An oversupplied distillates market will continue to weigh on overall US refiner profitability, according to Fitch Ratings. The absence of winter heating demand has increased the importance of the driving season and gasoline margins to maintain refiner momentum in 2016.
Lack of winter heating oil demand has pushed distillate inventories above 160 million barrels (bbl) as of early April versus historical averages of less than 130 million bbl, according to recent EIA data. With little incentive to produce additional distillates, some US refiners switched over early to gasoline, leading to an unseasonable build in gasoline inventories. As a result, gasoline stocks were moderately overbuilt but have since seen supportive draws. As of early April, they stood at 244 million bbl but were a more moderate 24.3 days of implied inventory when scaled against underlying demand.

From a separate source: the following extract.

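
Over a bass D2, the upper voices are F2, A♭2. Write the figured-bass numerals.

The notes D, F, Ab stack in thirds as D–F–Ab — a D diminished triad. The bass D is the root, so this is root position: figured 5/3.

5/3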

Over the longer term, pressures remain on gasoline in the form of unfavorable environmental regulations, including rising renewable fuels mandates, higher mandatory fuel (CAFE) standards and greenhouse gas emissions regulations, although the recent skew in auto sales toward SUVs, crossovers and light trucks should help offset this somewhat.
Crack spreads contracted notably from last year’s strong levels. Benchmark Gulf Coast 321 crack spreads in first-quarter 2016 were about 40% below year-ago levels, averaging $9.16/bbl versus $15.37 in 2015. Midcontinent crack spreads were down a comparable level, while NYH 321 spreads fell a more moderate 21%, having experienced less of a run-up in prior years. Key crude spreads have dropped sharply lower in line with lower oil prices, removing a windfall for midcontinent and other location- advantaged refiners. This includes the Brent-WTI spread, which has averaged $2.60/bbl versus a five-year average of over $11/bbl, and a WTI-WTS spread, which averaged just $0.12/bbl versus a five-year average of $4.30/bbl).
We are expecting to see a modest reflation in spreads as oil prices rise, although they are unlikely to return to levels seen over the past few years given that the crude export ban has been lifted.